Quand on achète une lasagne surgelée, on achète le monde qui va avec !

On veut travailler mari et femme, et se faire à manger le soir en rentrant du boulot en moins de 10 minutes, alors on achète Findus-Carrefour, qui travaillent à notre place. Si on veut de « bonnes lasagnes », rien ne nous empêche d’aller chez notre boucher lui faire hacher un bon morceau de beefsteak bien tracé en provenance du paysan du coin, puis au magasin bio acheter de la farine, du lait, du beurre et du fromage, et de puiser dans les conserves de sauce tomate que l’on a confectionnées avec amour en août dernier, afin de les cuisiner soi-même (préparation 45 mn, cuisson 30 mn) !

On veut manger au diner un plat à base de viande (alors qu’on en a déjà mangé à la cantine à midi !) et on veut que ça nous coûte moins de 3 € par personne, soit ! Mais alors il ne faut pas se plaindre si l’usine qui confectionne des centaines de tonnes de produits congelés fait des appels d’offre européens, voire mondiaux pour serrer les prix de ses ingrédients, et rafle les bas morceaux d’un peu partout ! Ce qu’on a choisi d’acheter, ça s’appelle de la mondialisation.

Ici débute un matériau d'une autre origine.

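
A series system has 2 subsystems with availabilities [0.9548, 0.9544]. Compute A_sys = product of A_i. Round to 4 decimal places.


Subsystems: [0.9548, 0.9544]
After subsystem 1 (A=0.9548): product = 0.9548
After subsystem 2 (A=0.9544): product = 0.9113
A_sys = 0.9113

0.9113


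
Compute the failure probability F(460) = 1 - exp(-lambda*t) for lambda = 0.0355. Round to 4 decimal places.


lambda = 0.0355, t = 460
lambda * t = 16.33
exp(-16.33) = 0.0
F(t) = 1 - 0.0
F(t) = 1.0

1.0


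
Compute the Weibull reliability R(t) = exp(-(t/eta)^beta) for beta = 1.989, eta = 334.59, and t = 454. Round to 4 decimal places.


beta = 1.989, eta = 334.59, t = 454
t/eta = 454 / 334.59 = 1.3569
(t/eta)^beta = 1.3569^1.989 = 1.835
R(t) = exp(-1.835)
R(t) = 0.1596

0.1596


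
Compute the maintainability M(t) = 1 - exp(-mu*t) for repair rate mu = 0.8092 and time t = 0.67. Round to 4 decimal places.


mu = 0.8092, t = 0.67
mu * t = 0.8092 * 0.67 = 0.5422
exp(-0.5422) = 0.5815
M(t) = 1 - 0.5815
M(t) = 0.4185

0.4185


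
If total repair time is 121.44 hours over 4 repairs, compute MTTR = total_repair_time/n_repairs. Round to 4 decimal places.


total_repair_time = 121.44
n_repairs = 4
MTTR = 121.44 / 4
MTTR = 30.36

30.36


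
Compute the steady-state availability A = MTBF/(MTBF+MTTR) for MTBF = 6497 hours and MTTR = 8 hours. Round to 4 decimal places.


MTBF = 6497
MTTR = 8
MTBF + MTTR = 6505
A = 6497 / 6505
A = 0.9988

0.9988


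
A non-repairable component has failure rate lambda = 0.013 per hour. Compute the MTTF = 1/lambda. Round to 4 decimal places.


lambda = 0.013
MTTF = 1 / 0.013
MTTF = 76.9231

76.9231


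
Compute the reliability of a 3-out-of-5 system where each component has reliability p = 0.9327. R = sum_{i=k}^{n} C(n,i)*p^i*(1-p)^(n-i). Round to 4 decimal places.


k = 3, n = 5, p = 0.9327
i=3: C(5,3)=10 * 0.9327^3 * 0.0673^2 = 0.0367
i=4: C(5,4)=5 * 0.9327^4 * 0.0673^1 = 0.2547
i=5: C(5,5)=1 * 0.9327^5 * 0.0673^0 = 0.7058
R = sum of terms = 0.9973

0.9973


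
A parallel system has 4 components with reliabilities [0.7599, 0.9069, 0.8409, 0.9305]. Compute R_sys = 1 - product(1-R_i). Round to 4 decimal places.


Components: [0.7599, 0.9069, 0.8409, 0.9305]
(1 - 0.7599) = 0.2401, running product = 0.2401
(1 - 0.9069) = 0.0931, running product = 0.0224
(1 - 0.8409) = 0.1591, running product = 0.0036
(1 - 0.9305) = 0.0695, running product = 0.0002
Product of (1-R_i) = 0.0002
R_sys = 1 - 0.0002 = 0.9998

0.9998


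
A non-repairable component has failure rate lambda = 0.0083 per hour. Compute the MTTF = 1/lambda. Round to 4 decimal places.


lambda = 0.0083
MTTF = 1 / 0.0083
MTTF = 120.4819

120.4819


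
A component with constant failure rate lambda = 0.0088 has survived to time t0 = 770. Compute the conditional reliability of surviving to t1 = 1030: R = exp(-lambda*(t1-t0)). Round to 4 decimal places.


lambda = 0.0088
t0 = 770, t1 = 1030
t1 - t0 = 260
lambda * (t1-t0) = 0.0088 * 260 = 2.288
R = exp(-2.288)
R = 0.1015

0.1015


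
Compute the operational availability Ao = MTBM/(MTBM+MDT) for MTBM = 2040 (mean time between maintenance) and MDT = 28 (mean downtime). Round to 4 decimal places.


MTBM = 2040
MDT = 28
MTBM + MDT = 2068
Ao = 2040 / 2068
Ao = 0.9865

0.9865


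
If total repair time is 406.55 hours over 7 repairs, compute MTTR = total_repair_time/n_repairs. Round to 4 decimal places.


total_repair_time = 406.55
n_repairs = 7
MTTR = 406.55 / 7
MTTR = 58.0786

58.0786


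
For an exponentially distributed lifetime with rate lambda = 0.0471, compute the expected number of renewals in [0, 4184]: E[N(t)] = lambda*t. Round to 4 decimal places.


lambda = 0.0471
t = 4184
E[N(t)] = lambda * t
E[N(t)] = 0.0471 * 4184
E[N(t)] = 197.0664

197.0664


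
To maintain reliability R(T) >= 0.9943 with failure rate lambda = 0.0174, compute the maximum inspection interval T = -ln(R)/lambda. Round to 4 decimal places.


R_target = 0.9943
lambda = 0.0174
-ln(0.9943) = 0.0057
T = 0.0057 / 0.0174
T = 0.3285

0.3285


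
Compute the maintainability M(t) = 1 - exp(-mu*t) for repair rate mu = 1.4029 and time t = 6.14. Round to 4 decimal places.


mu = 1.4029, t = 6.14
mu * t = 1.4029 * 6.14 = 8.6138
exp(-8.6138) = 0.0002
M(t) = 1 - 0.0002
M(t) = 0.9998

0.9998


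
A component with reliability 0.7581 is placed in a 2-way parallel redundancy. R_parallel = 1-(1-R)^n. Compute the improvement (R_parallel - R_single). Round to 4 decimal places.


R_single = 0.7581, n = 2
1 - R_single = 0.2419
(1 - R_single)^n = 0.2419^2 = 0.0585
R_parallel = 1 - 0.0585 = 0.9415
Improvement = 0.9415 - 0.7581
Improvement = 0.1834

0.1834


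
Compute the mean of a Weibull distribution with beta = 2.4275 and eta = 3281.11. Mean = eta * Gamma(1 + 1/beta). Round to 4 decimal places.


beta = 2.4275, eta = 3281.11
1/beta = 0.4119
1 + 1/beta = 1.4119
Gamma(1.4119) = 0.8867
Mean = 3281.11 * 0.8867
Mean = 2909.2881

2909.2881


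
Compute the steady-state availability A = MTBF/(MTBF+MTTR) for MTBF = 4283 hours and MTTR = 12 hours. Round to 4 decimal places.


MTBF = 4283
MTTR = 12
MTBF + MTTR = 4295
A = 4283 / 4295
A = 0.9972

0.9972


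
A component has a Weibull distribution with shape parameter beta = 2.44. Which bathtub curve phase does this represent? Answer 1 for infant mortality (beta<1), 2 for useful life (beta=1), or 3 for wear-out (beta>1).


beta = 2.44
Compare beta to 1:
beta < 1 => infant mortality (phase 1)
beta = 1 => useful life (phase 2)
beta > 1 => wear-out (phase 3)
Since beta = 2.44, this is wear-out (increasing failure rate)
Phase = 3

3


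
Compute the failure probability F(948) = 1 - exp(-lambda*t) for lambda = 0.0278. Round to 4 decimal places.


lambda = 0.0278, t = 948
lambda * t = 26.3544
exp(-26.3544) = 0.0
F(t) = 1 - 0.0
F(t) = 1.0

1.0


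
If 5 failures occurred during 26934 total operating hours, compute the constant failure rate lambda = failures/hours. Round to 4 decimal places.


failures = 5
total_hours = 26934
lambda = 5 / 26934
lambda = 0.0002

0.0002


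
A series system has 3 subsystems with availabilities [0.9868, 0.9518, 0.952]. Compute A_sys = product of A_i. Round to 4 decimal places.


Subsystems: [0.9868, 0.9518, 0.952]
After subsystem 1 (A=0.9868): product = 0.9868
After subsystem 2 (A=0.9518): product = 0.9392
After subsystem 3 (A=0.952): product = 0.8942
A_sys = 0.8942

0.8942


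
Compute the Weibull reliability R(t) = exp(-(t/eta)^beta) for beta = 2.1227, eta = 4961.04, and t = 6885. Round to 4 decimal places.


beta = 2.1227, eta = 4961.04, t = 6885
t/eta = 6885 / 4961.04 = 1.3878
(t/eta)^beta = 1.3878^2.1227 = 2.0051
R(t) = exp(-2.0051)
R(t) = 0.1347

0.1347


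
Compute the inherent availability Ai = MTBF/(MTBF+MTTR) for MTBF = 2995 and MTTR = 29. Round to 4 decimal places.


MTBF = 2995
MTTR = 29
MTBF + MTTR = 3024
Ai = 2995 / 3024
Ai = 0.9904

0.9904


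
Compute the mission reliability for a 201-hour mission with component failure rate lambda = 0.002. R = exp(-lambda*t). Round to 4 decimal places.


lambda = 0.002
mission_time = 201
lambda * t = 0.002 * 201 = 0.402
R = exp(-0.402)
R = 0.669

0.669


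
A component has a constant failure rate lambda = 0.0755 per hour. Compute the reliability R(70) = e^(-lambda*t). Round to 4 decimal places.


lambda = 0.0755
t = 70
lambda * t = 5.285
R(t) = e^(-5.285)
R(t) = 0.0051

0.0051


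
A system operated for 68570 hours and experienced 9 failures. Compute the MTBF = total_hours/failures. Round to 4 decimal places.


total_hours = 68570
failures = 9
MTBF = 68570 / 9
MTBF = 7618.8889

7618.8889


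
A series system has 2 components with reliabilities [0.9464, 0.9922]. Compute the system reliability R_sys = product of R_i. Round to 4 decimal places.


Components: [0.9464, 0.9922]
After component 1 (R=0.9464): product = 0.9464
After component 2 (R=0.9922): product = 0.939
R_sys = 0.939

0.939


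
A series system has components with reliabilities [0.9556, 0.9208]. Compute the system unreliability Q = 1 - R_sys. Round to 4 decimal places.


Components: [0.9556, 0.9208]
After component 1: product = 0.9556
After component 2: product = 0.8799
R_sys = 0.8799
Q = 1 - 0.8799 = 0.1201

0.1201


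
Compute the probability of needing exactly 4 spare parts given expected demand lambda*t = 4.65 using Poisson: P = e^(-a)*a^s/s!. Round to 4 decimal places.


a = 4.65, s = 4
e^(-a) = e^(-4.65) = 0.0096
a^s = 4.65^4 = 467.5325
s! = 24
P = 0.0096 * 467.5325 / 24
P = 0.1863

0.1863


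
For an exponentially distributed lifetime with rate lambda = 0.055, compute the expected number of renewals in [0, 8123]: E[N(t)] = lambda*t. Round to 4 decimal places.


lambda = 0.055
t = 8123
E[N(t)] = lambda * t
E[N(t)] = 0.055 * 8123
E[N(t)] = 446.765

446.765


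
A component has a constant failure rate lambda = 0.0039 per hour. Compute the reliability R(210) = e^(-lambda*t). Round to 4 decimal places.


lambda = 0.0039
t = 210
lambda * t = 0.819
R(t) = e^(-0.819)
R(t) = 0.4409

0.4409


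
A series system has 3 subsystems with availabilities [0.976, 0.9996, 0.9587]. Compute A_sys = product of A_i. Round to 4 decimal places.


Subsystems: [0.976, 0.9996, 0.9587]
After subsystem 1 (A=0.976): product = 0.976
After subsystem 2 (A=0.9996): product = 0.9756
After subsystem 3 (A=0.9587): product = 0.9353
A_sys = 0.9353

0.9353


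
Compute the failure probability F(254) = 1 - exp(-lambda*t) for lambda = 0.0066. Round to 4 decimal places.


lambda = 0.0066, t = 254
lambda * t = 1.6764
exp(-1.6764) = 0.187
F(t) = 1 - 0.187
F(t) = 0.813

0.813


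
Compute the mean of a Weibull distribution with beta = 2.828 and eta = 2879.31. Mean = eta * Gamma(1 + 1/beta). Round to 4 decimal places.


beta = 2.828, eta = 2879.31
1/beta = 0.3536
1 + 1/beta = 1.3536
Gamma(1.3536) = 0.8908
Mean = 2879.31 * 0.8908
Mean = 2564.8651

2564.8651


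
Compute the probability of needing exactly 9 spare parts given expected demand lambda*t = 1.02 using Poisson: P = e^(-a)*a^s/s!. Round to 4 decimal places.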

Dans le même temps, l’élevage européen est pris entre trois feux. D’une part le renchérissement, maintenant quasi permanent, du prix des céréales et du soja, alors même qu’il a largement cessé de produire ses aliments lui-même ; D’autre part ses coûts salariaux, dans ce qui est devenu une industrie de transformation, sont largement au-dessus de ceux des pays producteurs des matières premières (en particulier le Brésil), et même en France bien au-dessus de ceux de l’Allemagne, qui n’hésite pas à faire travailler des bulgares au prix de la Bulgarie. Et enfin la grande distribution continue à exercer des pressions énormes pour maintenir des prix d’achat au plus bas. Toute la chaine éleveurs-transformateurs est donc « limite », ce qui évidemment induit certains acteurs moins scrupuleux à franchir les limites éthiques et légales.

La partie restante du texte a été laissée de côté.